Nah, I'm talking about back when each city typically had one or at the most two major newspapers and there were one or two major local TV news stations and a couple or maybe one major news radio station, plus a smattering of alternative papers and community radio stations here and there.

Much more of a monopoly and a chokehold.

Further, if those outlets chose not to cover what we were doing, we were left with zines, posters on bulletin boards and so on. Very limited, labor-intensive, slow and expensive outreach.

The advantage now is that even if Facebook, ExTwitter, Bluesky and Instagram censor outright or down-rank video and news of a sit down strike, people can still mass email and text message it to each other in an instant.

@Mikal The problem for me, with all the consolidation of media outlets is they all literally say the exact same thing about every event. Barely even change inflection. We aren’t getting news at all, we are getting programmed. I remember my friends slapping posters up on walls, poles and curtain walls (plywood barriers). I remember having radio stations that were local and we could phone in. We’ve lost so much and we are told we have so much more. More of the same.

@Mikal We have options, but we have to connect to use them. Connect to one another. We have to unify… and texting/internet & such, we have to move fast before they decide (like Russia, Iran, etc.) to cut our signal. Underground is always a risk of infiltration. Here we risk people trying to detour, hijack the message and instead, start a fight over some unprovable offense.
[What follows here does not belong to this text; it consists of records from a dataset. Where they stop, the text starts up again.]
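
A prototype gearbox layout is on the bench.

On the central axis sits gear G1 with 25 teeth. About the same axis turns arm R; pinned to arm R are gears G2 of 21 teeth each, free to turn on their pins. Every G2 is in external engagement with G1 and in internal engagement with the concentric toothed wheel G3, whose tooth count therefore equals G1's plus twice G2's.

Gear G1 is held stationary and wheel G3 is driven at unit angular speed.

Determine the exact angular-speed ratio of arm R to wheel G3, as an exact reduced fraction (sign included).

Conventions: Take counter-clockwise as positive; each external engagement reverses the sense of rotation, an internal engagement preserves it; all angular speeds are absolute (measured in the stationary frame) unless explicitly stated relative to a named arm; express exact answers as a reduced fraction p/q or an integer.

planetary set (25T centre, 21T on arm, 67T internal) — Willis relation
ring teeth: 25 + 2·21 = 67
25(ω_sun−ω_arm) = −67(ω_ring−ω_arm),  ω_sun = 0, ω_ring = 1
25(0−ω_arm) = −67(1−ω_arm)  ⇒  92·ω_arm = 67  ⇒  ω_arm = 67/92
ω_out/ω_in = 67/92

67/92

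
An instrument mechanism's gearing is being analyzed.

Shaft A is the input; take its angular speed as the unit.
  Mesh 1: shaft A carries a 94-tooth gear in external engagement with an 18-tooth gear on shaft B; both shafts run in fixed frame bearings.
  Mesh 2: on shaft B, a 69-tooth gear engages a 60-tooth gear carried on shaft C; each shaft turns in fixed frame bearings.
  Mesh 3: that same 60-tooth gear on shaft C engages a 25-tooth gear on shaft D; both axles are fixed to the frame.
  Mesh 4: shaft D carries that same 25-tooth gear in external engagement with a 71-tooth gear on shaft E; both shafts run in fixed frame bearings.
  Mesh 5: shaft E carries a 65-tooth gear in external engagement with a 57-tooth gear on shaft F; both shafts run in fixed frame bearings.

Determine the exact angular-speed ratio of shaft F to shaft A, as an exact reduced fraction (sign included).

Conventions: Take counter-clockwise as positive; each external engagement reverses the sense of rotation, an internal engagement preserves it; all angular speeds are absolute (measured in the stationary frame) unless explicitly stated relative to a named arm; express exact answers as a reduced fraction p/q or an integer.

class = fixed-axis compound train [5 meshes; 5 ratios multiply, 5 sense flips]
mesh 1 [94T→18T]: running ratio 47/9, sense −
mesh 2 [69T→60T]: running ratio 1081/180, sense +
mesh 3 [60T→25T]: running ratio 1081/75, sense −
mesh 4 [25T→71T]: running ratio 1081/213, sense +
mesh 5 [65T→57T]: running ratio 70265/12141, sense −
ω_out/ω_in = -70265/12141

-70265/12141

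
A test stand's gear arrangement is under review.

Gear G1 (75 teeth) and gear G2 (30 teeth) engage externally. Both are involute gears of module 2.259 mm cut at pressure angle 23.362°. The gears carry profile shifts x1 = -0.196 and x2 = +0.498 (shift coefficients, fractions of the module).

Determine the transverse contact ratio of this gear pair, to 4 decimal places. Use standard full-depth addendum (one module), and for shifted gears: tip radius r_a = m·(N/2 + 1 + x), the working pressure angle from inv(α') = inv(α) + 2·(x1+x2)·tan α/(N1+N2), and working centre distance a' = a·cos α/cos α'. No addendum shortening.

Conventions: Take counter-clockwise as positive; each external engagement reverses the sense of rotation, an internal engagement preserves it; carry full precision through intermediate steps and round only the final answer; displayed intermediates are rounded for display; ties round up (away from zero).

topology: single-mesh involute geometry — m = 2.259, 75T/30T pair
base radii: r_b1 = 77.767585, r_b2 = 31.107034
tip radii: r_a1 = 86.528736, r_a2 = 37.268982
inv(α') = inv(23.362°) + 2·(-0.196+0.498)·tan α/(75+30) = 0.02669238  ⇒  α' = 24.09860°
a' = a·cos α / cos α' = 118.5975·cos 23.362°/cos 24.09860° = 119.269666
action lengths: √(r_a1²−r_b1²) = 37.939754, √(r_a2²−r_b2²) = 20.526311
base pitch p_b = π·m·cos α = 6.515042
CR = (37.939754 + 20.526311 − 119.269666·sin 24.09860°)/6.515042 = 1.499191
contact ratio ≈ 1.4992

1.4992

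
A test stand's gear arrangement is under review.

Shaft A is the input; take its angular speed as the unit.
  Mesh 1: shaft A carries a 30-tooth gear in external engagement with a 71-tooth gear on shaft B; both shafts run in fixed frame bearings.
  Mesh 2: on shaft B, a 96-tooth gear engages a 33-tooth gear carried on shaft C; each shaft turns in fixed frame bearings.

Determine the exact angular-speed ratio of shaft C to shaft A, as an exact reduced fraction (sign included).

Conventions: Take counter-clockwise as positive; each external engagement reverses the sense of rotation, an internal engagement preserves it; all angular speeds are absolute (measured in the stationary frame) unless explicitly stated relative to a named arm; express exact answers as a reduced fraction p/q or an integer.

class = fixed-axis compound train [2 meshes; 2 ratios multiply, 2 sense flips]
mesh 1 [30T→71T]: running ratio 30/71, sense −
mesh 2 [96T→33T]: running ratio 960/781, sense +
ω_out/ω_in = 960/781

960/781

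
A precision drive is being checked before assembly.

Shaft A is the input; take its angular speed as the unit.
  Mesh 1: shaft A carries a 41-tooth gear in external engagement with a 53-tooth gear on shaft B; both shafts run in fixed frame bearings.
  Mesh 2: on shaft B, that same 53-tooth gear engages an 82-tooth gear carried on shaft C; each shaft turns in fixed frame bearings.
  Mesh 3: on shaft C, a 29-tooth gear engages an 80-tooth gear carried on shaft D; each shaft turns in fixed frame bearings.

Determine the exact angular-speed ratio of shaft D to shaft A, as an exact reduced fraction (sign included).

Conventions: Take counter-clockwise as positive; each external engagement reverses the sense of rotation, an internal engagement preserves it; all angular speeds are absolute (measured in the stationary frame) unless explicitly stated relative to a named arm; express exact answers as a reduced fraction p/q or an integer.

-29/160

class = fixed-axis compound train [3 meshes; 3 ratios multiply, 3 sense flips]
mesh 1 [41T→53T]: running ratio 41/53, sense −
mesh 2 [53T→82T]: running ratio 1/2, sense +
mesh 3 [29T→80T]: running ratio 29/160, sense −
ω_out/ω_in = -29/160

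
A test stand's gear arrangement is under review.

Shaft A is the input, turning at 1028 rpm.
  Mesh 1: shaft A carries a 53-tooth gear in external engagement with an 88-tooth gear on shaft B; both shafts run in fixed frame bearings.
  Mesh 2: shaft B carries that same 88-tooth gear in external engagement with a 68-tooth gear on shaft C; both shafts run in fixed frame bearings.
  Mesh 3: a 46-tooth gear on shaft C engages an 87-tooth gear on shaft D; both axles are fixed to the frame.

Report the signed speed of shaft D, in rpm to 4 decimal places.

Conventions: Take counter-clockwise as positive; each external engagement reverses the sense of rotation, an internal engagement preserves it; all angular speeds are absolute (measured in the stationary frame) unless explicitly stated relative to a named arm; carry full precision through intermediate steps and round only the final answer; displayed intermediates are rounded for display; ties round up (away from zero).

recognized (4 fixed axles, 3 meshes): fixed-axis compound train
mesh 1 [53T→88T]: ω = 1028.0000×53/88 = 619.1364 rpm, sense flips to −
mesh 2 [88T→68T]: ω = 619.1364×88/68 = 801.2353 rpm, sense flips to +
mesh 3 [46T→87T]: ω = 801.2353×46/87 = 423.6416 rpm, sense flips to −
signed output speed = -423.6416 rpm

-423.6416 rpm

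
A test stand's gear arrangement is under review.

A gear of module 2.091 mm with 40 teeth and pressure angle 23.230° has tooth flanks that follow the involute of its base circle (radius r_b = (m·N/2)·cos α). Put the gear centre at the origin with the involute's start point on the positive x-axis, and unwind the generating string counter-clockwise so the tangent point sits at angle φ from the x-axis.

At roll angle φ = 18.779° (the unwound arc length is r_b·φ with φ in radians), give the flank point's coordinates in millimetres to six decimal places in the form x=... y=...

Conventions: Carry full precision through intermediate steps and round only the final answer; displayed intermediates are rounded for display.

x=40.438628 y=0.446192

single-mesh involute tooth geometry (40T wheel at module 2.091)
pitch radius r_p = m·N/2 = 2.091·40/2 = 41.820000
base radius r_b = r_p·cos α = 41.820000·cos 23.230° = 38.429609
roll angle φ = 18.779° = 0.32775538 rad
x = r_b·(cos φ + φ·sin φ) = 40.438628
y = r_b·(sin φ − φ·cos φ) = 0.446192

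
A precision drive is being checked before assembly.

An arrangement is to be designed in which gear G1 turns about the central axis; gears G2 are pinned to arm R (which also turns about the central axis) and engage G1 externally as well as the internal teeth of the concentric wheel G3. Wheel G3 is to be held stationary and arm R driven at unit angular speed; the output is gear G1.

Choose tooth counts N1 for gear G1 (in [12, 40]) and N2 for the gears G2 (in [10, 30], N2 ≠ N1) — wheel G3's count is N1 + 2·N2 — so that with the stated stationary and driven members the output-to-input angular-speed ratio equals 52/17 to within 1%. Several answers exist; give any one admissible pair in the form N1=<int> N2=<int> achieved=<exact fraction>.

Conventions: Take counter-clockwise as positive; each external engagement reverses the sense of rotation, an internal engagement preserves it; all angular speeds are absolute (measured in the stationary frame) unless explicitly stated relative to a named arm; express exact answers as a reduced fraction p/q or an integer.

N1=34 N2=18 achieved=52/17

class = planetary set [ratio 52/17 wanted; Willis about the carrier]
Willis with ω_ring = 0: ω_sun/ω_arm = (N1+N3)/N1; set equal to 52/17  ⇒  N3/N1 = 52/17 − 1 = 35/17
N3 = N1 + 2·N2  ⇒  N2/N1 = (N3/N1 − 1)/2 = (35/17 − 1)/2 = 9/17
smallest multiple with N1 ≥ 12 and N2 ≥ 10: k = 2  ⇒  N1 = 2·17 = 34, N2 = 2·9 = 18 (N1 ≤ 40, N2 ≤ 30, N2 ≠ N1 ✓), N3 = 34 + 2·18 = 70
check: (N1+N3)/N1 with N1 = 34, N3 = 70 gives 52/17; |achieved − target| = 0 ≤ 13/425 ✓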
My ears perk up on that tactic. Mindless attacks are an attempt to steer us away from looking for solutions.

@Mikal I don’t know what federal workers will decide to do, but I doubt that they will sit idle. I only decide for myself what I can, should, will do. I’ll never be able to tell someone else what they have to do or should try to do— I don’t know their circumstances/limitations. But I have faith we will unify in various groups and find what’s effective for that group. Or we will perish.

@Mikal
Change passwords, don't write them down or store then anywhere. Just randomly mash on your keyboard, and copy/paste into the fields...
@lednaBM

@Mikal

the firings are not legal -- ignore them.
We need to take the default position of pushback -- Mumps
says: "You Will" we each and all say: "Hell No!" and act as back
up for any of us who are threatened

@libramoon

The fact that the firings are not legal is even more reason to do this. It gives moral legitimacy, "necessity defense", etc. to the actions.